DOI:10.1093/molbev/msq066

PMID:20207713

原文链接:https://pmc.ncbi.nlm.nih.gov/articles/PMC2908709/

Abstract

Multiple sequence alignment (MSA) is the basis for a wide range of comparative sequence analyses from molecular phylogenetics to 3D structure prediction. Sophisticated algorithms have been developed for sequence alignment, but in practice, many errors can be expected and extensive portions of the MSA are unreliable. Hence, it is imperative to understand and characterize the various sources of errors in MSAs and to quantify site-specific alignment confidence. In this paper, we show that uncertainties in the guide tree used by progressive alignment methods are a major source of alignment uncertainty. We use this insight to develop a novel method for quantifying the robustness of each alignment column to guide tree uncertainty. We build on the widely used bootstrap method for perturbing the phylogenetic tree. Specifically, we generate a collection of trees and use each as a guide tree in the alignment algorithm, thus producing a set of MSAs. We next test the consistency of every column of the MSA obtained from the unperturbed guide tree with respect to the set of MSAs. We name this measure the "GUIDe tree based AligNment ConfidencE" (GUIDANCE) score. Using the Benchmark Alignment data BASE benchmark as well as simulation studies, we show that GUIDANCE scores accurately identify errors in MSAs. Additionally, we compare our results with the previously published Heads-or-Tails score and show that the GUIDANCE score is a better predictor of unreliably aligned regions.

摘要

多序列比对 (MSA) 是从分子系统发育学到 3D 结构预测等各种比较序列分析的基础。已经开发出了用于序列比对的复杂算法，但实际上，可能会出现许多错误，并且 MSA 的很大一部分是不可靠的。因此，理解和描述 MSA 中各种错误源并量化特定位置的比对置信度至关重要。在本文中，我们表明渐进比对方法中使用的引导树的不确定性是比对不确定性的主要来源。我们利用这一见解开发了一种新方法来量化每个比对列对引导树不确定性的稳健性。我们基于广泛使用的对系统发育树进行扰动的自举方法。具体来说，我们生成一组树，并将每个树用作比对算法中的引导树，从而生成一组 MSA。接下来，我们测试从未扰动引导树获得的 MSA 中每列相对于 MSA 集合的一致性。我们将此度量命名为“基于 GUIDE 树的对齐置信度”(GUIDANCE)评分。使用基准比对数据 BASE 基准以及模拟研究，我们表明 GUIDANCE 评分可以准确识别 MSA 中的错误。此外，我们将结果与之前发表的 Heads-or-Tails 评分进行比较，并表明 GUIDANCE 评分是不可靠比对区域的更好预测指标。

相似文献

An alignment confidence score capturing robustness to guide tree uncertainty.一种对齐置信度评分，可捕捉对引导树不确定性的稳健性。

Mol Biol Evol. 2010 Aug;27(8):1759-67. doi: 10.1093/molbev/msq066. Epub 2010 Mar 5.

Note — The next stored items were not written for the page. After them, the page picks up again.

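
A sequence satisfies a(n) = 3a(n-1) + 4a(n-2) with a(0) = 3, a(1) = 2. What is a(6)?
Computing the sequence terms:
3, 2, 18, 62, 258, 1022, 4098

4098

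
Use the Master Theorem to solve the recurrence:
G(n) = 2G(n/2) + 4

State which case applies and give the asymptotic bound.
Master Theorem template: G(n) = a·G(n/b) + f(n).
Here: a=2, b=2, f(n)=4
Compute log_b(a) = log_2(2) = 1.
f(n) = 4 = O(n^(1-ε)) with ε = 1. Case 1: G(n) = Θ(n^log_b(a)) = Θ(n).

Case 1: G(n) = Θ(n)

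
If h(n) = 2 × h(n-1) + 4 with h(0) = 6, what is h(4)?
Computing step by step:
h(0) = 6
h(1) = 2 × 6 + 4 = 16
h(2) = 2 × 16 + 4 = 36
h(3) = 2 × 36 + 4 = 76
h(4) = 2 × 76 + 4 = 156

156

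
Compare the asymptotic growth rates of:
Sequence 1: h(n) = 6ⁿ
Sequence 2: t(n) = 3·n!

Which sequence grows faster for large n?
Comparing growth rates:
Growth-rate hierarchy: log n ≺ any polynomial ≺ any exponential cⁿ (c>1) ≺ n! ≺ nⁿ.
factorial dominates exponential base 6 asymptotically.

t(n) grows faster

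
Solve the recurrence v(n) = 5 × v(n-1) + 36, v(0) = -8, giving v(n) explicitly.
Recurrence: v(n) = 5 × v(n-1) + 36, initial: v(0) = -8.
Try v(n) = A·5ⁿ + C. Substituting: A·5ⁿ + C = 5(A·5ⁿ⁻¹ + C) + 36 = A·5ⁿ + 5C + 36, so C = 5C + 36, giving C = -9. Then v(0) = A - 9 = -8 gives A = 1.

v(n) = 5ⁿ - 9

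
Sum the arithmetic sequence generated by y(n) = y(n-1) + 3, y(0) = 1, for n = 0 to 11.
Computing the sequence terms: 1, 4, 7, 10, 13, 16, 19, 22, 25, 28, 31, 34
Adding these values together:

210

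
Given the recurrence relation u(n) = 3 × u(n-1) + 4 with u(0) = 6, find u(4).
Computing step by step:
u(0) = 6
u(1) = 3 × 6 + 4 = 22
u(2) = 3 × 22 + 4 = 70
u(3) = 3 × 70 + 4 = 214
u(4) = 3 × 214 + 4 = 646

646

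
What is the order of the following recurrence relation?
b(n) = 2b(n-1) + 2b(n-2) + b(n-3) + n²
The order is the largest lag k for which b(n-k) appears. Here the deepest term is b(n-3) (the n² term is non-homogeneous and does not affect the order), so the order is 3.

Order 3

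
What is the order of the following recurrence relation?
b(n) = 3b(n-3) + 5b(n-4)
The order is the largest lag k for which b(n-k) appears. Here the deepest term is b(n-4), so the order is 4.

Order 4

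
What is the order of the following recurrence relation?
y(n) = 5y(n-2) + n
The order is the largest lag k for which y(n-k) appears. Here the deepest term is y(n-2) (the n term is non-homogeneous and does not affect the order), so the order is 2.

Order 2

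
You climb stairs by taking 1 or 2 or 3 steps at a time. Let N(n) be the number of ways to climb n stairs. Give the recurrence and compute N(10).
Condition on the size of the last step (1 to 3): before it there were n-1, …, n-3 stairs climbed, and these cases are disjoint, so N(n) = N(n-1) + N(n-2) + N(n-3) (order-3 linear recurrence).
Initial conditions by direct count (compositions of i into parts ≤ 3): N(1) = 1; N(2) = 2; N(3) = 4.
Iterating the recurrence: N(4) = 7, N(5) = 13, N(6) = 24, N(7) = 44, N(8) = 81, N(9) = 149, N(10) = 274.

N(n) = N(n-1) + N(n-2) + N(n-3), N(1) = 1, N(2) = 2, N(3) = 4; N(10) = 274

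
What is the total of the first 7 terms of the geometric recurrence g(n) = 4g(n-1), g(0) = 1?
Computing the sequence terms: 1, 4, 16, 64, 256, 1024, 4096
Adding these values together:

5461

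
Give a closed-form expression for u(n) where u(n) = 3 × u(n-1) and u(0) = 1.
Recurrence: u(n) = 3 × u(n-1), initial: u(0) = 1.
Each term is 3 times the previous, so this is geometric with ratio 3. After n steps: u(n) = u(0)·3ⁿ = 3ⁿ.

u(n) = 3ⁿ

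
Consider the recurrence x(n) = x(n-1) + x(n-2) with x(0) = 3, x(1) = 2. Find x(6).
Computing the sequence terms:
3, 2, 5, 7, 12, 19, 31

31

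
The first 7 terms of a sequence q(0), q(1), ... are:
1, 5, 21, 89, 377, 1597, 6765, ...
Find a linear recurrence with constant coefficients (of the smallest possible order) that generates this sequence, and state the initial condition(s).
Look for the lowest-order linear relation among consecutive terms.
Observation: q(n) - 4·q(n-1) - (1)·q(n-2) = 0 holds for the shown terms, and no order-1 relation q(n) = α·q(n-1) + β fits.
Check at n=3: 4·21 + (1)·5 = 89. ✓

q(n) = 4q(n-1) + q(n-2), q(0) = 1, q(1) = 5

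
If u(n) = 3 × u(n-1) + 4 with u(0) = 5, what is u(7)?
Computing step by step:
u(0) = 5
u(1) = 3 × 5 + 4 = 19
u(2) = 3 × 19 + 4 = 61
u(3) = 3 × 61 + 4 = 187
u(4) = 3 × 187 + 4 = 565
u(5) = 3 × 565 + 4 = 1699
u(6) = 3 × 1699 + 4 = 5101
u(7) = 3 × 5101 + 4 = 15307

15307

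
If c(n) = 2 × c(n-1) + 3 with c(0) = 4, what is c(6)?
Computing step by step:
c(0) = 4
c(1) = 2 × 4 + 3 = 11
c(2) = 2 × 11 + 3 = 25
c(3) = 2 × 25 + 3 = 53
c(4) = 2 × 53 + 3 = 109
c(5) = 2 × 109 + 3 = 221
c(6) = 2 × 221 + 3 = 445

445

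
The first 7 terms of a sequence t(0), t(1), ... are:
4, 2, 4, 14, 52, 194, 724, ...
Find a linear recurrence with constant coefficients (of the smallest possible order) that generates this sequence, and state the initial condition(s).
Look for the lowest-order linear relation among consecutive terms.
Observation: t(n) - 4·t(n-1) - (-1)·t(n-2) = 0 holds for the shown terms, and no order-1 relation t(n) = α·t(n-1) + β fits.
Check at n=3: 4·4 + (-1)·2 = 14. ✓

t(n) = 4t(n-1) - t(n-2), t(0) = 4, t(1) = 2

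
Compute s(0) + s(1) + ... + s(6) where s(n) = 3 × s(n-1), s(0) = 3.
Computing the sequence terms: 3, 9, 27, 81, 243, 729, 2187
Adding these values together:

3279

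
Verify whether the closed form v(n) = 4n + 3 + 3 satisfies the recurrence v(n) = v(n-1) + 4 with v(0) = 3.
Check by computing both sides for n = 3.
From the recurrence with v(0) = 3:
  v(0) = 3, v(1) = 7, v(2) = 11, v(3) = 15
  so the recurrence gives v(3) = 15.
From the proposed closed form v(n) = 4n + 3 + 3:
  v(3) = 18.
The recurrence gives 15 but the closed form gives 18, so the closed form does not satisfy the recurrence.

No, the closed form is incorrect.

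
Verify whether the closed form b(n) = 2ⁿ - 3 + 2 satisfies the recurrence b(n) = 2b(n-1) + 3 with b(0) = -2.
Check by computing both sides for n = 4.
From the recurrence with b(0) = -2:
  b(0) = -2, b(1) = -1, b(2) = 1, b(3) = 5, b(4) = 13
  so the recurrence gives b(4) = 13.
From the proposed closed form b(n) = 2ⁿ - 3 + 2:
  b(4) = 15.
The recurrence gives 13 but the closed form gives 15, so the closed form does not satisfy the recurrence.

No, the closed form is incorrect.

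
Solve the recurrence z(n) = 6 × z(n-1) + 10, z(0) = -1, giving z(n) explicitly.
Recurrence: z(n) = 6 × z(n-1) + 10, initial: z(0) = -1.
Try z(n) = A·6ⁿ + C. Substituting: A·6ⁿ + C = 6(A·6ⁿ⁻¹ + C) + 10 = A·6ⁿ + 6C + 10, so C = 6C + 10, giving C = -2. Then z(0) = A - 2 = -1 gives A = 1.

z(n) = 6ⁿ - 2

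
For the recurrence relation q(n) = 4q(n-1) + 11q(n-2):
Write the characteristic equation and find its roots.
Substitute q(n) = rⁿ and divide through by rⁿ⁻²: r² - 4r - 11 = 0
Discriminant: 4² + 4·11 = 60, not a perfect square, so by the quadratic formula r = (4 ± √60)/2.
General solution: q(n) = A·r₁ⁿ + B·r₂ⁿ where r₁,r₂ = (4 ± √60)/2

Characteristic: r² - 4r - 11 = 0, Roots: r = (4 ± √60)/2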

The effect of the guide tree on multiple sequence alignments and subsequent phylogenetic analyses.引导树对多序列比对及后续系统发育分析的影响。

Pac Symp Biocomput. 2008:25-36. doi: 10.1142/9789812776136_0004.

GUIDANCE2: accurate detection of unreliable alignment regions accounting for the uncertainty of multiple parameters.指南2：考虑多个参数的不确定性，准确检测不可靠的比对区域。

Nucleic Acids Res. 2015 Jul 1;43(W1):W7-14. doi: 10.1093/nar/gkv318. Epub 2015 Apr 16.

GUIDANCE: a web server for assessing alignment confidence scores.GUIDANCE：一个评估比对置信分数的网络服务器。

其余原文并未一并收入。